Los políticos saben usar los medios, saben lograr titulares que se presentan como noticias, siendo en realidad formas de intoxicar el debate. Un ejemplo lo constituye la narrativa del “fraude” por parte de Gustavo Petro. En realidad, él ha introducido esta variable sin ninguna evidencia, solo para introducir ruido (ver por ejemplo sus denuncias sin sustento en 2018, en 2022 o las actuales). En época electoral, la estrategia de acusar de “fraude” sin pruebas de ningún tipo no es nueva (Laureano Gómez se hizo experto en esto, dándole pie a sectores muy violentos y antidemocráticos). Los periodistas deben tener más cautela antes de reproducir cualquier declaración, aun si viene del presidente, máxime cuando éste ha tergiversado e incluso mentido en numerosísimas ocasiones sobre los temas más diversos.
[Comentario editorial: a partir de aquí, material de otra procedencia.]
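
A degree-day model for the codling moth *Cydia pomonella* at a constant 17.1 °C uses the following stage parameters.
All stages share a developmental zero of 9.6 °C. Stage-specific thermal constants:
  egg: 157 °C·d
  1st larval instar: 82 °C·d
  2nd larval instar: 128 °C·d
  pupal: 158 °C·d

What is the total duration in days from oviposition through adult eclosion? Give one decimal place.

70.0 days

Daily accumulation at 17.1 °C = 17.1 − 9.6 = 7.5 DD/day.
Total K = 157 + 82 + 128 + 158 = 525 DD.
Total duration = 525 / 7.5 = 70.000 ≈ 70.0 days.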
Quiero terminar este artículo señalando algunos problemas con la información electoral en la página de la Registraduría. El tema es este: analistas, periodistas y cualquier ciudadano deberían tener acceso a los resultados electorales de su país (no me refiero sólo a los resultados del año en curso: hablo de todos los resultados electorales, y hablo de información procesada y consolidada, no de base de datos brutos). Pues bien, en la Registraduría Nacional de Colombia ya no es posible acceder a esta información. Hoy, no es posible para un ciudadano conocer los resultados electorales de hace 4, 20, o 40 años. Esto se ha agravado con los últimos registradores, pues anteriormente el sistema funcionaba mejor (se ponían en línea los resultados del preconteo, que aun teniendo algunos márgenes de error, eran mejor que lo que hay ahora). Es increíble que pese al dinero del que dispone, la Registraduría no haya sido capaz de armar una página de datos legible, fiable y correcta. En varias ocasiones he solicitado que mejoren esto, nunca me han respondido. También les he sugerido mirar cómo se presentan los datos en otros países, por si requieren algún modelo (acá, por ejemplo, el caso de Chile).   

Estas son algunos asuntos, reglas no muy complejas de seguir, o modificaciones relativamente sencillas de poner en marcha, que permitirían tener un mejor debate electoral, mejores partidos, mejores candidatos, mejores representantes. En próxima columna identificaré a las y los candidatas que me parece merecen un puesto en el Congreso para incidir en el debate público.